La décurarisation pharmacologique est recommandée si la décurarisation complète ne peut être affirmée. Elle n’est envisageable qu’à partir du moment où il existe au moins deux, et au mieux quatre réponses au TOF. Elle consiste en l’injection de néostigmine à la dose de 40 à 50 µg·kg&endash;1. La néostigmine est associée à l’atropine à la dose de 15 à 20 µg·kg&endash;1. Les contre-indications à la décurarisation pharmacologique sont exceptionnelles [C]. La décurarisation peut être retardée par une hypothermie, des perturbations hydroélectrolytiques ou des interférences médicamenteuses.

3. Le maintien de la curarisation facilite-t-il l’entretien de l’anesthésie ?

La curarisation n’est pas indispensable à l’entretien de l’anesthésie. Elle peut être utile pour obtenir un bon relâchement musculaire, sans approfondir l’anesthésie au cours de la césarienne ou en cas d’instabilité hémodynamique.

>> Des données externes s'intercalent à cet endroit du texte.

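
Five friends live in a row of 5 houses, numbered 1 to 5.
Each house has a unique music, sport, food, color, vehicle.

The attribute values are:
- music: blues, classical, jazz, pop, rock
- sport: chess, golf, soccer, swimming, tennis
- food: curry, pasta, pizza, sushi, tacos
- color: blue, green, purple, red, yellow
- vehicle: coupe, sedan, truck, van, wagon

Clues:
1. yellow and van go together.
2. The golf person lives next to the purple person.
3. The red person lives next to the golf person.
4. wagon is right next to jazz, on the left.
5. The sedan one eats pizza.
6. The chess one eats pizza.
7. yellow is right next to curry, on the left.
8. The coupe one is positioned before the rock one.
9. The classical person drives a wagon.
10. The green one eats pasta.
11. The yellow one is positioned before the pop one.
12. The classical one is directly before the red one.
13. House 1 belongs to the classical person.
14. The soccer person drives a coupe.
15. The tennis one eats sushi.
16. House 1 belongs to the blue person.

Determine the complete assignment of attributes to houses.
Solution:

House | Music | Sport | Food | Color | Vehicle
----------------------------------------------
  1   | classical | tennis | sushi | blue | wagon
  2   | jazz | chess | pizza | red | sedan
  3   | blues | golf | tacos | yellow | van
  4   | pop | soccer | curry | purple | coupe
  5   | rock | swimming | pasta | green | truck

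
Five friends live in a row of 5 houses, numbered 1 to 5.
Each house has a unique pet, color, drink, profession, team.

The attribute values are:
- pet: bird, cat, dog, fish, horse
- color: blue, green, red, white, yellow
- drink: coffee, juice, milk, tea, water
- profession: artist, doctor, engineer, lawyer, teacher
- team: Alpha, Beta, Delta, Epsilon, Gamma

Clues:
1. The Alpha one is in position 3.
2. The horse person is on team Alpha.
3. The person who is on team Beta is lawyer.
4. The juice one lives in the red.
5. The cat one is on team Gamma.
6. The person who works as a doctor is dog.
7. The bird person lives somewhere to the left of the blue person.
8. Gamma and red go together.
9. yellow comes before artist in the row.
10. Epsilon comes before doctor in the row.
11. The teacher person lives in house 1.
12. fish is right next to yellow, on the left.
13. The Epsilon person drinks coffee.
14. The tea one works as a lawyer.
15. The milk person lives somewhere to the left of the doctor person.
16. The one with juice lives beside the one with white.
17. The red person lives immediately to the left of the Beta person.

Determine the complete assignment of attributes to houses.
Solution:

House | Pet | Color | Drink | Profession | Team
-----------------------------------------------
  1   | cat | red | juice | teacher | Gamma
  2   | fish | white | tea | lawyer | Beta
  3   | horse | yellow | milk | engineer | Alpha
  4   | bird | green | coffee | artist | Epsilon
  5   | dog | blue | water | doctor | Delta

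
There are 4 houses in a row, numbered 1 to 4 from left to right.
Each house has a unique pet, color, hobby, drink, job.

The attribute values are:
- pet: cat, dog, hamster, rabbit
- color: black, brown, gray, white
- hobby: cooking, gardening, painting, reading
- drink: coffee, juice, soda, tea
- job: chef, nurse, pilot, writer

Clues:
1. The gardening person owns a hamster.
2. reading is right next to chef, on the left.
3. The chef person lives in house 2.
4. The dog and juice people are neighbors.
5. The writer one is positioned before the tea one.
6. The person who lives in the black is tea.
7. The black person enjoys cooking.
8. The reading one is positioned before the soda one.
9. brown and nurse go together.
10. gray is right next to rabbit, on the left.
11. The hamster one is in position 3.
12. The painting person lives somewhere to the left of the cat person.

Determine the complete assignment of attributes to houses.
Solution:

House | Pet | Color | Hobby | Drink | Job
-----------------------------------------
  1   | dog | gray | reading | coffee | writer
  2   | rabbit | white | painting | juice | chef
  3   | hamster | brown | gardening | soda | nurse
  4   | cat | black | cooking | tea | pilot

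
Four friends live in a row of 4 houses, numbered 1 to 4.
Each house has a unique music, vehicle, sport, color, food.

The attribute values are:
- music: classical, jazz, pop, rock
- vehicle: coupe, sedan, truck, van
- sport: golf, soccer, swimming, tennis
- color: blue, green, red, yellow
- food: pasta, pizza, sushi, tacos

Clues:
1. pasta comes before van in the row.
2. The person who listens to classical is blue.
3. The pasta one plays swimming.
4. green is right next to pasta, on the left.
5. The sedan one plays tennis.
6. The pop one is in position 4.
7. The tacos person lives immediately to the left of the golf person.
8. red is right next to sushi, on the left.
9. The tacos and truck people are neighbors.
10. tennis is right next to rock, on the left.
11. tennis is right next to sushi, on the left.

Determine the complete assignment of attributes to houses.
Solution:

House | Music | Vehicle | Sport | Color | Food
----------------------------------------------
  1   | jazz | sedan | tennis | red | tacos
  2   | rock | truck | golf | green | sushi
  3   | classical | coupe | swimming | blue | pasta
  4   | pop | van | soccer | yellow | pizza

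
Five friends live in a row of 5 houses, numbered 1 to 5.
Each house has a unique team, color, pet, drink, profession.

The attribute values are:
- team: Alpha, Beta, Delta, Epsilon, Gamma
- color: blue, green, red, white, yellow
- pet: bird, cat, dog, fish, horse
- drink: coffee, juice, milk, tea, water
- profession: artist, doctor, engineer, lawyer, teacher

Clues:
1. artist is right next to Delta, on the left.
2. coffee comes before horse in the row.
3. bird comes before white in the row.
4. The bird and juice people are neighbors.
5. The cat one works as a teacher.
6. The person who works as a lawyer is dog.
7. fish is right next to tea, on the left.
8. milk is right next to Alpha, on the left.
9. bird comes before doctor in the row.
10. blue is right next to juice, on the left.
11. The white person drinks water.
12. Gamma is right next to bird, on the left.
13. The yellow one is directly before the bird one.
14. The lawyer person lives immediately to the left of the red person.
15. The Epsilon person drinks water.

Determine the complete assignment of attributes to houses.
Solution:

House | Team | Color | Pet | Drink | Profession
-----------------------------------------------
  1   | Gamma | yellow | fish | milk | engineer
  2   | Alpha | blue | bird | tea | artist
  3   | Delta | green | dog | juice | lawyer
  4   | Beta | red | cat | coffee | teacher
  5   | Epsilon | white | horse | water | doctor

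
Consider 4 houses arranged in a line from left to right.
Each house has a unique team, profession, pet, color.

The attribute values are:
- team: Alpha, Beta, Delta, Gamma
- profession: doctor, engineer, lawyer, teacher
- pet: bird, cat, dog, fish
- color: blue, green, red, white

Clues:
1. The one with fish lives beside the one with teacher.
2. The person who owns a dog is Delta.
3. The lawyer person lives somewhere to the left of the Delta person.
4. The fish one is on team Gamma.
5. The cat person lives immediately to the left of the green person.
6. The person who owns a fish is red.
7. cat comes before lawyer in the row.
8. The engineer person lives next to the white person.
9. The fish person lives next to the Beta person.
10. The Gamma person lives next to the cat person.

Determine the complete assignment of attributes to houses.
Solution:

House | Team | Profession | Pet | Color
---------------------------------------
  1   | Gamma | engineer | fish | red
  2   | Beta | teacher | cat | white
  3   | Alpha | lawyer | bird | green
  4   | Delta | doctor | dog | blue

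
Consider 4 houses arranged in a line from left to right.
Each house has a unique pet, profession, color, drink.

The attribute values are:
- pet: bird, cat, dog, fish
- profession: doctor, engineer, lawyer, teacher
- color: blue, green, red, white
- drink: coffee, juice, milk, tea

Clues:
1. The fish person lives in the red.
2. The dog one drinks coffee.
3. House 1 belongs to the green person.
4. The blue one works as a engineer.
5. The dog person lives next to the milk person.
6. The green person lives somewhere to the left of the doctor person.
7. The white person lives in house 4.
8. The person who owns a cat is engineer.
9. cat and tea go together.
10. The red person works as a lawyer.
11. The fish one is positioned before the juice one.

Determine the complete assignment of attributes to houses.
Solution:

House | Pet | Profession | Color | Drink
----------------------------------------
  1   | dog | teacher | green | coffee
  2   | fish | lawyer | red | milk
  3   | cat | engineer | blue | tea
  4   | bird | doctor | white | juice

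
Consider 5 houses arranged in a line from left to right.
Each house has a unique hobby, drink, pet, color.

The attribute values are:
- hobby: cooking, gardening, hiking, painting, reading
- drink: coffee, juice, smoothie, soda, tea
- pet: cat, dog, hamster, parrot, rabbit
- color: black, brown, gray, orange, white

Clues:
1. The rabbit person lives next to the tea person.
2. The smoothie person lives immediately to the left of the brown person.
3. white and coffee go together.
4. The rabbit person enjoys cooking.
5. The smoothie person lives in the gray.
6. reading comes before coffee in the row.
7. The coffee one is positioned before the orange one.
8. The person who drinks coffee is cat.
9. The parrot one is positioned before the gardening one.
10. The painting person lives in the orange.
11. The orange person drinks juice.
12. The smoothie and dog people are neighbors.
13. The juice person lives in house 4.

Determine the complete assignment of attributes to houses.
Solution:

House | Hobby | Drink | Pet | Color
-----------------------------------
  1   | cooking | smoothie | rabbit | gray
  2   | reading | tea | dog | brown
  3   | hiking | coffee | cat | white
  4   | painting | juice | parrot | orange
  5   | gardening | soda | hamster | black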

Le danger de cette attitude est de masquer un réveil anesthésique, avec un risque de mémorisation.

Les curares suppriment la rigidité thoracique induite par les morphiniques.

 CHEZ L’ENFANT

 Question V : Existe-t-il des particularités dans l’indication de la curarisation ?

La curarisation rend-elle l’intubation trachéale plus facile et influence-t-elle ainsi l’incidence des complications liées à l’intubation trachéale ?

La curarisation ne rend pas plus facile l’intubation trachéale chez l’enfant [B]. Aucune étude ne permet de dire que l’incidence des complications liées à l’intubation trachéale soit différente avec ou sans curare.

Les effets secondaires sont-ils différents selon l’agent de blocage neuromusculaire ?

Les effets secondaires de la succinylcholine chez l’enfant sont les plus importants et les plus fréquents : arrêt cardiaque peropératoire, spasme des masséters, hyperthermie maligne (en association avec l’halothane) [C].

La curarisation est-elle indiquée pour faciliter l’intubation trachéale dans les situations suivantes ?

 1. En chirurgie programmée

  • a) Chez l’enfant sans difficulté prévisible d’intubation
    • Chez l’enfant sans difficulté prévisible d’intubation. Lorsque la curarisation n’est pas nécessaire en peropératoire, l’intubation trachéale est le plus souvent réalisée sans curarisation préalable, que l’induction soit faite par inhalation ou par voie intraveineuse [B].
    • Lorsque la curarisation est nécessaire en peropératoire, compte tenu de la rareté des intubations difficiles non prévisibles, l’intubation peut être réalisée après administration d’un curare de durée intermédiaire après l’âge de un an, d’atracurium avant l’âge de un an pour les actes chirurgicaux de durée prévisible supérieure à 30 minutes ; pour des actes de durée prévisible inférieure à 30 minutes, le mivacurium peut être utilisé [C].
  • b) Chez l’enfant où l’intubation trachéale est potentiellement difficile
    • Dans ce cas, l’intubation se fera en ventilation spontanée, soit avec du propofol, soit avec du sévoflurane [C].

 2. Enfant à l’estomac plein

  • La succinylcholine est recommandée comme curare de choix, éventuellement précédée d’une injection d’atropine [C].

Maintien de la curarisation

Quelles sont les situations où le maintien de la curarisation facilite l’acte opératoire ?

L’amélioration des conditions chirurgicales par des curares n’a jamais été démontrée de façon objective. La curarisation est habituellement pratiquée en chirurgie abdominale et thoracique, en chirurgie endoscopique laryngée et en chirurgie du strabisme.

Quelles sont les règles de sécurité lors de la curarisation peropératoire et de la décurarisation ?

Les règles de sécurité sont identiques à celles de l’adulte en termes de monitorage de la curarisation, d’indication et des règles de la décurarisation.

Le maintien de la curarisation facilite-t-il l’entretien de l’anesthésie ?

La curarisation peropératoire ne doit pas se substituer aux composantes hypnotiques et analgésiques de l’anesthésie générale.


[AÉtudes randomisées en double aveugle (niveau de preuve élevé)

[BUne seule étude randomisée ou plusieurs études prospectives avec mesure objective du degré de relâchement musculaire.

[CÉtudes non randomisées avec groupe témoin contemporain ou analyses de cas cliniques ou conférences d’experts.